I would like to know how to compute the tensor product of the matrices below and how to deal with duality of vector spaces.
The vector space I concern is the Lie algebra $\mathscr{sl_2}$ with basis $\{H, E, F\}$ and whose bracket is given by $[H, E]=2E, [H, F]=-2F, [E,F]=H$. With respect to this basis, the Killing form $B:\mathscr{sl_2}\otimes \mathscr{sl_2} \to \mathbb{C}$ is given by the matrix
$$\begin{bmatrix} 0& 0 &4\\ 0 & 8& 0 \\ 4&0&0 \end{bmatrix}$$
What I am confused is the following computations.

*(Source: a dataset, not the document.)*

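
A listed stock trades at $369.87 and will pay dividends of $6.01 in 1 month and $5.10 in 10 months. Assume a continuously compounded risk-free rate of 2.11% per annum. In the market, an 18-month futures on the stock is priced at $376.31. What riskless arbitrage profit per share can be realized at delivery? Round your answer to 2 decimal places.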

We regard $B$ as an element in $(\mathscr{sl_2})^*\otimes (\mathscr{sl_2})^*$. (How?)
Then the dual element of $B$ is given by $$\begin{bmatrix} E & H& F \end{bmatrix}\otimes \begin{bmatrix}0& 0 &4\\ 0 & 8& 0 \\ 4&0&0 \end{bmatrix}^{-1} \begin{bmatrix} E\\H\\F \end{bmatrix}=\frac{1}{4}E\otimes F+\frac{1}{8}H\otimes H+ \frac{1}{4} F\otimes E.$$ I would like to know why the element on the left hand side of the equation is the dual of $B$. Also I would like to know how to show this equality.

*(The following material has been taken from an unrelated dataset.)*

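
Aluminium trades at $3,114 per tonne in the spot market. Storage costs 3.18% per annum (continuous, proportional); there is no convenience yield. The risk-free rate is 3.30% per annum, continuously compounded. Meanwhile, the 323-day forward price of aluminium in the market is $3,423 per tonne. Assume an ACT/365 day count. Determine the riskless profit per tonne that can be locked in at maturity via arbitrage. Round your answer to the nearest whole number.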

The point is that the dual basis to $(E,F,H)$ with respect to the Killing form is just given by $(F/4,E/4,H/8)$. This follows directly from the definition of a dual basis $(b_i^*)$ to a basis $(b_i)$ with respect to a non-degenerate symmetric bilinear form. You can see this from the matrix of the Killing form. Hence the Casimir operator $C=C_B=\sum_i b_i\otimes b_i^*$ is given by $$ C=\frac{E\otimes F}{4}+\frac{F\otimes E}{4}+\frac{H\otimes H}{8}. $$